What if during that fateful time in 1963, both the Bornean states of Sarawak and Sabah had decided to unite with Singapore instead?
Singapore had struck out on its own – a small tiny dot of an island, with a population of 1.8 million; Sarawak’s 900,000 and Sabah’s 600,000 would only have added a mere 1.5 million to give it a total of 3.3 million, with an overall slight majority of Chinese balanced by Dayaks, Kadazans and Malays.
At the time Singapore had virtually nothing to speak of, no natural resources, a small island with no basic infrastructure nor industry and no land for agriculture. The Bornean states had all the arable and fertile land, with a small population and no human nor monetary capital to speak of.
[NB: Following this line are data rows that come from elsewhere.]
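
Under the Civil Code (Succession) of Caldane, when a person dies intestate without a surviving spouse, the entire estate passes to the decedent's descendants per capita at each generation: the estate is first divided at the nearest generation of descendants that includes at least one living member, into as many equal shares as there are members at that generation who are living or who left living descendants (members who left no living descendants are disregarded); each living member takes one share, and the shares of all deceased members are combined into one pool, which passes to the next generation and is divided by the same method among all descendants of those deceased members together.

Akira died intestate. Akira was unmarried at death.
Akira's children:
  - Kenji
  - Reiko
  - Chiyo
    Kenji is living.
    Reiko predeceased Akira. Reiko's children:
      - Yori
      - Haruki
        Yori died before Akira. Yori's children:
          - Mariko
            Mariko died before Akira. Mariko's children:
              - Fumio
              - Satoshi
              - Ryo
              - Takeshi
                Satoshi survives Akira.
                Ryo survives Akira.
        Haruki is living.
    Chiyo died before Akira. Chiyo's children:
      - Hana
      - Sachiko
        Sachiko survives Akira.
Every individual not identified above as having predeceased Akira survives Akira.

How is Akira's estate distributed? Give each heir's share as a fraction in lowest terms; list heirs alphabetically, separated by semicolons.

There is no surviving spouse, so the entire estate passes to Akira's descendants per capita at each generation.
At generation 1 (Kenji, Reiko, Chiyo) there are 3 shares of (1)/3 = 1/3 each.
Living: Kenji — each takes 1/3.
Deceased: Reiko and Chiyo. Their combined 2/3 is pooled and carried to generation 2.
At generation 2 (Yori, Haruki, Hana, Sachiko) there are 4 shares of (2/3)/4 = 1/6 each.
Living: Haruki, Hana, and Sachiko — each takes 1/6.
Deceased: Yori. That 1/6 share is carried to generation 3.
At generation 3 (Mariko) there are 1 shares of (1/6)/1 = 1/6 each.
Deceased: Mariko. That 1/6 share is carried to generation 4.
At generation 4 (Fumio, Satoshi, Ryo, Takeshi) there are 4 shares of (1/6)/4 = 1/24 each.
Living: Fumio, Satoshi, Ryo, and Takeshi — each takes 1/24.

Fumio 1/24; Hana 1/6; Haruki 1/6; Kenji 1/3; Ryo 1/24; Sachiko 1/6; Satoshi 1/24; Takeshi 1/24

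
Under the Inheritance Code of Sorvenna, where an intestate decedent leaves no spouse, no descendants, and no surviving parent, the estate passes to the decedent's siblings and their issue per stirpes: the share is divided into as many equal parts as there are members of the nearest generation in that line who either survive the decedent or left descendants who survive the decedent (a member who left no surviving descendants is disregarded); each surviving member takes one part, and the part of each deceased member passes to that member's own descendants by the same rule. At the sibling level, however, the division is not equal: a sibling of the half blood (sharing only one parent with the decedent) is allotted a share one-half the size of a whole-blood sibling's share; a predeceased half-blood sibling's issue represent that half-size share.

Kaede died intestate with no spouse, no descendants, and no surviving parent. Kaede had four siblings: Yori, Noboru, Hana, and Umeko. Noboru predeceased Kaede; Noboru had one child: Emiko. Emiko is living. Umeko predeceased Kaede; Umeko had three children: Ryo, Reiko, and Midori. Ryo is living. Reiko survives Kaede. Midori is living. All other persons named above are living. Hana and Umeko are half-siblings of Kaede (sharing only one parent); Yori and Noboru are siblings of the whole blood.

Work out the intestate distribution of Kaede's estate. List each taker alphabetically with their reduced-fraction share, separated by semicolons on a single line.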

With great foresight and planning and a hard working labour force at his command, Lee Kuan Yew and the PAP managed to lead and guide and forge that little red dot of an island republic into the world’s third richest country today – without all those natural resources, without having to ingratiate itself to any world power be it the USA, Russia or China. It had branded itself as “a friend to all, an enemy of none”. A virtual Switzerland in the Far East!
Today, the population figures have boomed with Singapore having 5.47 million people, Sarawak (1.43 million) and Sabah (2.48 million).
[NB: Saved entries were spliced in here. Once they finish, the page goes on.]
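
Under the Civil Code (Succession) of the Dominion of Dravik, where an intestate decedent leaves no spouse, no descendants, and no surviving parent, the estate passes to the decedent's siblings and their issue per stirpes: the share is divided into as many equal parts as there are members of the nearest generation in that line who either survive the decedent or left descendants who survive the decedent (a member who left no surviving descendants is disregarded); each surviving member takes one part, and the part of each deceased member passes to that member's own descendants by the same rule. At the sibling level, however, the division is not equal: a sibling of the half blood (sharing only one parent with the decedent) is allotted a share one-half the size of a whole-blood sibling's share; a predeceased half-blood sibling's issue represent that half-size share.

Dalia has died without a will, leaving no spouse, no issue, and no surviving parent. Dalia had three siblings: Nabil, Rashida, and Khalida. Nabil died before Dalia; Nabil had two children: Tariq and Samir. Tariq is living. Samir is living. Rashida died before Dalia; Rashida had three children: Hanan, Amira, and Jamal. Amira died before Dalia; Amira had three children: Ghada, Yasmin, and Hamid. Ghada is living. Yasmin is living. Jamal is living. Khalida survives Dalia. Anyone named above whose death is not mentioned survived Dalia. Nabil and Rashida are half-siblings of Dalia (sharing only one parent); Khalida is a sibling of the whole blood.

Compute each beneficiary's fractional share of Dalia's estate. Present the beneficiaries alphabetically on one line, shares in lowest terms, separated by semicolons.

No spouse, descendants, or parent survives, so the estate passes to Dalia's siblings per stirpes.
Half-blood siblings count for one-half the weight of whole-blood siblings at the initial division.
Dividing 1 in proportion to weights (total weight 2): Nabil (weight 1/2) → 1/4; Rashida (weight 1/2) → 1/4; Khalida (weight 1) → 1/2.
Nabil predeceased; the 1/4 allotted to Nabil's branch passes to Nabil's issue by representation.
The 1/4 is divided into 2 equal shares of 1/8 among Tariq, Samir.
Tariq is living and takes 1/8.
Samir is living and takes 1/8.
Rashida predeceased; the 1/4 allotted to Rashida's branch passes to Rashida's issue by representation.
The 1/4 is divided into 3 equal shares of 1/12 among Hanan, Amira, Jamal.
Hanan is living and takes 1/12.
Amira predeceased; the 1/12 allotted to Amira's branch passes to Amira's issue by representation.
The 1/12 is divided into 3 equal shares of 1/36 among Ghada, Yasmin, Hamid.
Ghada is living and takes 1/36.
Yasmin is living and takes 1/36.
Hamid is living and takes 1/36.
Jamal is living and takes 1/12.
Khalida is living and takes 1/2.

Ghada 1/36; Hamid 1/36; Hanan 1/12; Jamal 1/12; Khalida 1/2; Samir 1/8; Tariq 1/8; Yasmin 1/36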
Here’s a comparison of the 2013 GNI per capita out of 199 countries – Singapore was No. 4 with US$76,860 (RM279,885) and Malaysia, No. 53 with US$22,530 (RM82,042).
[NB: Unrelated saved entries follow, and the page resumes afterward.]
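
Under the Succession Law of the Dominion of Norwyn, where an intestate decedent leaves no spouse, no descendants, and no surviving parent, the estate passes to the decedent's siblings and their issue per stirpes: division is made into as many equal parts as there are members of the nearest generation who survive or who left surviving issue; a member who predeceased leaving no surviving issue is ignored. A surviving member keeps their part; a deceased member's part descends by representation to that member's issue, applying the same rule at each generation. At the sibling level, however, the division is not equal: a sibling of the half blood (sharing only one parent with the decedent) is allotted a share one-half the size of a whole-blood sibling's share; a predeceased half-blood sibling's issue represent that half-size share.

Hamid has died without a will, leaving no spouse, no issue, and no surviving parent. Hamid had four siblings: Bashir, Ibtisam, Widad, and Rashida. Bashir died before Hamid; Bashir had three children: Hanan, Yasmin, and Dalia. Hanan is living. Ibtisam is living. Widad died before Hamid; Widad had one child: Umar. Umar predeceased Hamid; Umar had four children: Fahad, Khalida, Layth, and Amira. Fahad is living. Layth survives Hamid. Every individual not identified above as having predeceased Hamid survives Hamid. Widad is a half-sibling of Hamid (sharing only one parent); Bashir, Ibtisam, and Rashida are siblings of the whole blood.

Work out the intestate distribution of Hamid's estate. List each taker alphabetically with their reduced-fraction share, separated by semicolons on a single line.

No spouse, descendants, or parent survives, so the estate passes to Hamid's siblings per stirpes.
Half-blood siblings count for one-half the weight of whole-blood siblings at the initial division.
Dividing 1 in proportion to weights (total weight 7/2): Bashir (weight 1) → 2/7; Ibtisam (weight 1) → 2/7; Widad (weight 1/2) → 1/7; Rashida (weight 1) → 2/7.
Bashir predeceased; the 2/7 allotted to Bashir's branch passes to Bashir's issue by representation.
The 2/7 is divided into 3 equal shares of 2/21 among Hanan, Yasmin, Dalia.
Hanan is living and takes 2/21.
Yasmin is living and takes 2/21.
Dalia is living and takes 2/21.
Ibtisam is living and takes 2/7.
Widad predeceased; the 1/7 allotted to Widad's branch passes to Widad's issue by representation.
Umar's line is the sole branch at this level, so the full 1/7 passes to Umar's issue by representation.
The 1/7 is divided into 4 equal shares of 1/28 among Fahad, Khalida, Layth, Amira.
Fahad is living and takes 1/28.
Khalida is living and takes 1/28.
Layth is living and takes 1/28.
Amira is living and takes 1/28.
Rashida is living and takes 2/7.

Amira 1/28; Dalia 2/21; Fahad 1/28; Hanan 2/21; Ibtisam 2/7; Khalida 1/28; Layth 1/28; Rashida 2/7; Yasmin 2/21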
In hindsight and retrospectively reviewing the current situation, what had happened?
Tunku Abdul Rahman, Malaysia’s first prime minister, had been troubled by a groundswell of dissatisfaction among his Umno ranks that the number of Chinese in Singapore plus those in Sarawak and Sabah, could have easily tipped the balance of power between the Malays and Chinese if and when it came to the general elections; and eventually the power balance may lie in the votes coming in from a third force, a combination of the Peninsular Indians and Bornean natives of Ibans, Bidayuhs and Kadazans.
This was something that the early Umno politicos could not accept.
So, between having to take this risk or nipping it in the bud, the Tunku did the latter and had decided to “sack Singapore” from the Federation. The rest as they say is history.
If only our forefathers in Sarawak and Sabah had then taken a longer and more insightful look into what the future could have held ... that the Tunku would not be in power forever, that the new Umnocrats in the West would behave more and more chauvinistic and become more racial and more ultra-religious ... and that eventually there will be discord and bad management ... but all these were then only “what ifs”.
Our leaders then – the likes of Stephen Kalong Ningkan, Ong Kee Hui and Donald Stephens – would have had to sit down and negotiate with the likes of a young and tempestuous Lee Kuan Yew and a seasoned politician Goh Chin Chye – but they could, if they would, they might well have negotiated a union ... but again that’s all in the past – the “what ifs and whereforths”.
But if they had and they did and managed to form a Federation of Singapore, Sarawak and Sabah – whatever they might have named it – it would most likely have survived and prospered and done more, much more ... with the later years of discovery, exploration and export of oil, natural gas, some (controlled) timber extraction and immense agricultural exports.
Ah ... yes ... dream on ... yes indeed ... if only! We can only dream.